Cardinal George presided on the hot seat of the U.S. Conference of Catholic Bishops, the USCCB, during one of several recent rounds of the “bad priest” scandal. He was openly disrespected by a number of politicians, several Catholic. At the same time, Cardinal George served on numerous Vatican Congregations, and St. John Paul II asked Cardinal George to preach a retreat in the Vatican. In the celebrated words of Bill Murray’s assistant greens keeper character in the film Caddyshack, at least “He’s got that going for him.”

Cardinal George’s fun side was seen early in his tenure, when he visited the TV booth at Wrigley Field, and was asked for an invocation as Sammy Sosa came to bat. When Sosa promptly hit a home run, the city got to hear the Cardinal’s laughter. Whether the home run was due to divine intervention or to some other more worldly force will remain, as we Catholics say, a mystery.

Recently, I’ve been reading the works of the great 19th century German bishop Wilhelm Emmanuel von Ketteler, whose 1848 sermons and later writings in Mainz presaged–with the Pope’s acknowledgement–Leo XIII’s social encyclicals.

The writings of Francis Cardinal George are of a similar stature. They will inform the choices that Catholic Christians will make for generations about faith and life, about religion and culture, and about church and state whether Cardinal George’s role is ever acknowledged. I’m sure that Cardinal George would be quite happy if he were forgotten and if the greater glory went to the Lord. That is why he stays to the very end of every parish event he attends, greeting and meeting parishioners down to the last person in line. Cardinal George has the charismatic gift of soldiering on, despite illness, be it polio, flu, cancer, a cold, or fatigue, long beyond his 50 plus years of priesthood. Perhaps I should say, the Gift of Carrying the Cross.

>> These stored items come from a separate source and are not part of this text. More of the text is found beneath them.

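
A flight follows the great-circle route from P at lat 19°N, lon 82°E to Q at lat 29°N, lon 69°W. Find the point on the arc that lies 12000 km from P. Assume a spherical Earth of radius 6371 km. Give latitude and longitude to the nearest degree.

≈ lat 42°N, lon 57°W

Convert each endpoint to a unit vector on the sphere (x = cos φ cos λ, y = cos φ sin λ, z = sin φ).
The central angle between the endpoints is δ = arccos(p₁·p₂) ≈ 2.172 rad (124.4°). The total great-circle distance is δ·R ≈ 2.172 × 6371 ≈ 13836 km, so the target fraction is f = 12000/13836 ≈ 0.867.
Interpolate at f ≈ 0.867 with slerp weights a = sin((1−f)δ)/sin δ ≈ 0.345, b = sin(fδ)/sin δ ≈ 1.154.
p = a·p₁ + b·p₂ ≈ (0.407, -0.619, 0.671); φ = arcsin(p_z) ≈ 42.18°, λ = atan2(p_y, p_x) ≈ -56.69°.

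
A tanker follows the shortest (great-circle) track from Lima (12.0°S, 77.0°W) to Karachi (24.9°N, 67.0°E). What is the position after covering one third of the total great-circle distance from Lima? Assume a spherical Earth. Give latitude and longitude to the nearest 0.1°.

≈ 10.2°N, 34.3°W

From cos δ = sin φ₁ sin φ₂ + cos φ₁ cos φ₂ cos Δλ, the central angle is δ ≈ 2.507 rad (143.6°).
Interpolate at f = 1/3 with slerp weights a = sin((1−f)δ)/sin δ ≈ 1.678, b = sin(fδ)/sin δ ≈ 1.251.
p = a·p₁ + b·p₂ ≈ (0.813, -0.555, 0.178); φ = arcsin(p_z) ≈ 10.24°, λ = atan2(p_y, p_x) ≈ -34.32°.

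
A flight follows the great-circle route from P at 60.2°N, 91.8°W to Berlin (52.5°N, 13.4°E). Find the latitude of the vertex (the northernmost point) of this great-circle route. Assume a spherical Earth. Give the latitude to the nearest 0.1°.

≈ 68.4°N

The great circle lies in the plane with unit normal n̂ = (p₁ × p₂)/|p₁ × p₂|.
Here n̂_z ≈ +0.368; the vertex latitude is φ_max = arccos|n̂_z| ≈ 68.4°.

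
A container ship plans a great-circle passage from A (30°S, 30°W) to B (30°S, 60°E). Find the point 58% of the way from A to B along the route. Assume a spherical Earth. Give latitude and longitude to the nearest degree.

≈ (39°S, 23°E)

Write both endpoints as unit vectors p₁, p₂ with components (cos φ cos λ, cos φ sin λ, sin φ).
The central angle between the endpoints is δ = arccos(p₁·p₂) ≈ 1.318 rad (75.5°).
Interpolate at f = 0.58 with slerp weights a = sin((1−f)δ)/sin δ ≈ 0.543, b = sin(fδ)/sin δ ≈ 0.715.
p = a·p₁ + b·p₂ ≈ (0.717, 0.301, -0.629); φ = arcsin(p_z) ≈ -38.97°, λ = atan2(p_y, p_x) ≈ 22.78°.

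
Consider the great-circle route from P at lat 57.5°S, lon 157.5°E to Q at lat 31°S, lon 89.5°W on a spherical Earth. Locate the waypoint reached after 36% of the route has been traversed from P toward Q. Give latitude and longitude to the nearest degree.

≈ lat 63°S, lon 147°W

The haversine formula gives a central angle δ ≈ 1.314 rad (75.3°) between the endpoints.
Interpolate at f = 0.36 with slerp weights a = sin((1−f)δ)/sin δ ≈ 0.770, b = sin(fδ)/sin δ ≈ 0.471.
p = a·p₁ + b·p₂ ≈ (-0.379, -0.245, -0.892); φ = arcsin(p_z) ≈ -63.17°, λ = atan2(p_y, p_x) ≈ -147.09°.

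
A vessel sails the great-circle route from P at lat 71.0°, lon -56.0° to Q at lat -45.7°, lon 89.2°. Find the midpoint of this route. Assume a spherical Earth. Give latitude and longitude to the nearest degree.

Write both endpoints as unit vectors p₁, p₂ with components (cos φ cos λ, cos φ sin λ, sin φ).
The central angle between the endpoints is δ = arccos(p₁·p₂) ≈ 2.613 rad (149.7°).
Interpolate at f = 1/2 with slerp weights a = sin((1−f)δ)/sin δ ≈ 1.913, b = sin(fδ)/sin δ ≈ 1.913.
p = a·p₁ + b·p₂ ≈ (0.367, 0.820, 0.440); φ = arcsin(p_z) ≈ 26.09°, λ = atan2(p_y, p_x) ≈ 65.88°.

≈ lat 26°, lon 66°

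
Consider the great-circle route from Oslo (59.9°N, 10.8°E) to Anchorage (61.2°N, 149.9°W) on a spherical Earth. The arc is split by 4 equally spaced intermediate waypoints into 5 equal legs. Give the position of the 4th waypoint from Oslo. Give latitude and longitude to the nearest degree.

Write both endpoints as unit vectors p₁, p₂ with components (cos φ cos λ, cos φ sin λ, sin φ).
The central angle between the endpoints is δ = arccos(p₁·p₂) ≈ 1.012 rad (58.0°).
Interpolate at f = 4/5 with slerp weights a = sin((1−f)δ)/sin δ ≈ 0.237, b = sin(fδ)/sin δ ≈ 0.854.
p = a·p₁ + b·p₂ ≈ (-0.239, -0.184, 0.953); φ = arcsin(p_z) ≈ 72.44°, λ = atan2(p_y, p_x) ≈ -142.42°.

≈ 72°N, 142°W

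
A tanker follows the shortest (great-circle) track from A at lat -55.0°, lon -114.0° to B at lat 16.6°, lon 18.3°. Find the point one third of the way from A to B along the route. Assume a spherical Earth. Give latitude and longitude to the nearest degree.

Write both endpoints as unit vectors p₁, p₂ with components (cos φ cos λ, cos φ sin λ, sin φ).
The central angle between the endpoints is δ = arccos(p₁·p₂) ≈ 2.219 rad (127.2°).
Interpolate at f = 1/3 with slerp weights a = sin((1−f)δ)/sin δ ≈ 1.249, b = sin(fδ)/sin δ ≈ 0.846.
p = a·p₁ + b·p₂ ≈ (0.478, -0.400, -0.782); φ = arcsin(p_z) ≈ -51.43°, λ = atan2(p_y, p_x) ≈ -39.93°.

≈ lat -51°, lon -40°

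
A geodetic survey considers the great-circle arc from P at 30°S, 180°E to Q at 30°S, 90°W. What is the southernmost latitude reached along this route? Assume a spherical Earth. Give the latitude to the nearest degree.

≈ 39°S

The great circle lies in the plane with unit normal n̂ = (p₁ × p₂)/|p₁ × p₂|.
Here n̂_z ≈ +0.775; the vertex latitude is φ_max = arccos|n̂_z| ≈ 39.2°.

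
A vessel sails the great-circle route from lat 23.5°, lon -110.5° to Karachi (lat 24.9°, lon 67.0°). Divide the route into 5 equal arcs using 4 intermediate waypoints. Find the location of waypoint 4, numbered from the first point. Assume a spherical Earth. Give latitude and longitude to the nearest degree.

The haversine formula gives a central angle δ ≈ 2.296 rad (131.5°) between the endpoints.
Interpolate at f = 4/5 with slerp weights a = sin((1−f)δ)/sin δ ≈ 0.592, b = sin(fδ)/sin δ ≈ 1.289.
p = a·p₁ + b·p₂ ≈ (0.267, 0.568, 0.779); φ = arcsin(p_z) ≈ 51.16°, λ = atan2(p_y, p_x) ≈ 64.84°.

≈ lat 51°, lon 65°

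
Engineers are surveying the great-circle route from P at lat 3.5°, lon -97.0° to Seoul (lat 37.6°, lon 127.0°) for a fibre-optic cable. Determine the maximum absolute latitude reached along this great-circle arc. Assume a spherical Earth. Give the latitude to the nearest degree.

The great circle lies in the plane with unit normal n̂ = (p₁ × p₂)/|p₁ × p₂|.
Here n̂_z ≈ -0.649; the vertex latitude is φ_max = arccos|n̂_z| ≈ 49.6°.
Check via Clairaut: cos φ_max = |cos φ₁| · sin C = cos(3.5°)·sin(40.5°) ≈ 0.649, again giving ≈ 49.6°.

≈ 50°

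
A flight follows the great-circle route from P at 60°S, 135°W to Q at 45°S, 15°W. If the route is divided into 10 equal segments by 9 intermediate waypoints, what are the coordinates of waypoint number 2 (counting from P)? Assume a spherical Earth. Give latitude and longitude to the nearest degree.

≈ 68°S, 111°W

Write both endpoints as unit vectors p₁, p₂ with components (cos φ cos λ, cos φ sin λ, sin φ).
The central angle between the endpoints is δ = arccos(p₁·p₂) ≈ 1.120 rad (64.2°).
Interpolate at f = 2/10 with slerp weights a = sin((1−f)δ)/sin δ ≈ 0.868, b = sin(fδ)/sin δ ≈ 0.247.
p = a·p₁ + b·p₂ ≈ (-0.138, -0.352, -0.926); φ = arcsin(p_z) ≈ -67.79°, λ = atan2(p_y, p_x) ≈ -111.43°.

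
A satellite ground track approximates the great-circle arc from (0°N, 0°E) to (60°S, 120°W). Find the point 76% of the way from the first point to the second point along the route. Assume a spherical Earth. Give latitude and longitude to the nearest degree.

Write both endpoints as unit vectors p₁, p₂ with components (cos φ cos λ, cos φ sin λ, sin φ).
The central angle between the endpoints is δ = arccos(p₁·p₂) ≈ 1.823 rad (104.5°).
Interpolate at f = 0.76 with slerp weights a = sin((1−f)δ)/sin δ ≈ 0.438, b = sin(fδ)/sin δ ≈ 1.015.
p = a·p₁ + b·p₂ ≈ (0.184, -0.440, -0.879); φ = arcsin(p_z) ≈ -61.54°, λ = atan2(p_y, p_x) ≈ -67.30°.

≈ (62°S, 67°W)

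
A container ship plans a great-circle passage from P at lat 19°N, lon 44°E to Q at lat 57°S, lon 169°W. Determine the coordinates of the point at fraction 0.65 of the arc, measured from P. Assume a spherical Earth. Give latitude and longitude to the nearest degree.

≈ lat 58°S, lon 95°E

Convert each endpoint to a unit vector on the sphere (x = cos φ cos λ, y = cos φ sin λ, z = sin φ).
The central angle between the endpoints is δ = arccos(p₁·p₂) ≈ 2.353 rad (134.8°).
Interpolate at f = 0.65 with slerp weights a = sin((1−f)δ)/sin δ ≈ 1.034, b = sin(fδ)/sin δ ≈ 1.409.
p = a·p₁ + b·p₂ ≈ (-0.050, 0.533, -0.845); φ = arcsin(p_z) ≈ -57.64°, λ = atan2(p_y, p_x) ≈ 95.32°.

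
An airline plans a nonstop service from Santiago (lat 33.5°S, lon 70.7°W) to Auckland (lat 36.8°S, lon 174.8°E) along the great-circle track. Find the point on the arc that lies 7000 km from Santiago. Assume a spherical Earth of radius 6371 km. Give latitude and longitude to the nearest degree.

≈ lat 49°S, lon 157°W

Convert each endpoint to a unit vector on the sphere (x = cos φ cos λ, y = cos φ sin λ, z = sin φ).
The central angle between the endpoints is δ = arccos(p₁·p₂) ≈ 1.517 rad (86.9°). The total great-circle distance is δ·R ≈ 1.517 × 6371 ≈ 9665 km, so the target fraction is f = 7000/9665 ≈ 0.724.
Interpolate at f ≈ 0.724 with slerp weights a = sin((1−f)δ)/sin δ ≈ 0.407, b = sin(fδ)/sin δ ≈ 0.892.
p = a·p₁ + b·p₂ ≈ (-0.599, -0.255, -0.759); φ = arcsin(p_z) ≈ -49.36°, λ = atan2(p_y, p_x) ≈ -156.91°.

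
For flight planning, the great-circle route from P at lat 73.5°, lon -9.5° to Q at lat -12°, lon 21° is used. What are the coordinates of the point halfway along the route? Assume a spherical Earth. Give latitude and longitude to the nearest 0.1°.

Convert each endpoint to a unit vector on the sphere (x = cos φ cos λ, y = cos φ sin λ, z = sin φ).
The central angle between the endpoints is δ = arccos(p₁·p₂) ≈ 1.531 rad (87.7°).
Interpolate at f = 1/2 with slerp weights a = sin((1−f)δ)/sin δ ≈ 0.693, b = sin(fδ)/sin δ ≈ 0.693.
p = a·p₁ + b·p₂ ≈ (0.827, 0.211, 0.521); φ = arcsin(p_z) ≈ 31.38°, λ = atan2(p_y, p_x) ≈ 14.28°.

≈ lat 31.4°, lon 14.3°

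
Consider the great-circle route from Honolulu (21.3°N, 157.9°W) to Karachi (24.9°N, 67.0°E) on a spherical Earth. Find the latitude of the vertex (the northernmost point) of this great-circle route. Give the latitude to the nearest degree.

≈ 48°N

The great circle lies in the plane with unit normal n̂ = (p₁ × p₂)/|p₁ × p₂|.
Here n̂_z ≈ -0.666; the vertex latitude is φ_max = arccos|n̂_z| ≈ 48.2°.
Check via Clairaut: cos φ_max = |cos φ₁| · sin C = cos(21.3°)·sin(45.7°) ≈ 0.666, again giving ≈ 48.2°.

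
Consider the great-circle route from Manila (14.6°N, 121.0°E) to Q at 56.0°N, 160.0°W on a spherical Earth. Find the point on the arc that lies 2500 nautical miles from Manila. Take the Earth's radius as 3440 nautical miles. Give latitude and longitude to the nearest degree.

≈ 45°N, 154°E

From cos δ = sin φ₁ sin φ₂ + cos φ₁ cos φ₂ cos Δλ, the central angle is δ ≈ 1.253 rad (71.8°). The total great-circle distance is δ·R ≈ 1.253 × 3440 ≈ 4311 nmi, so the target fraction is f = 2500/4311 ≈ 0.580.
Interpolate at f ≈ 0.580 with slerp weights a = sin((1−f)δ)/sin δ ≈ 0.529, b = sin(fδ)/sin δ ≈ 0.699.
p = a·p₁ + b·p₂ ≈ (-0.631, 0.305, 0.713); φ = arcsin(p_z) ≈ 45.49°, λ = atan2(p_y, p_x) ≈ 154.21°.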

Beyond the temporal legacy of Cardinal George, there is the eternal. He learned from an early age the priestly role, an eternal role shared with the Lord. As a Missionary Oblate of Mary Immaculate, an OMI, Cardinal George gained a special appreciation for mission and religious life. I rejoice to continue sharing the Faith with Cardinal George as we look forward to joining the cloud of witnesses (Hebrews, 12:1).

Much will continue to be made of the differences between Cardinal George and Archbishop Cupich, especially regarding the 2009 Obama / Notre Dame honorary degree controversy, where each took a divergent approach.

On the above point I merely reply, that after the recent death of Auxiliary Bishop Timothy Lyne, Cardinal George could have moved from the mansion into the Holy Name Cathedral rectory at any time as was considered early in his tenure as Chicago archbishop. But I have a theory that the Cardinal elected to stay in the mansion so that his successor could elect to have the nice headline. Sometimes humility means that one look like a rich man so one’s successor does not have to. A lesser man would have kept the nice headline for himself. Archbishop Blase Cupich’s tenure will be all the better because he was preceded by Francis Cardinal George, OMI.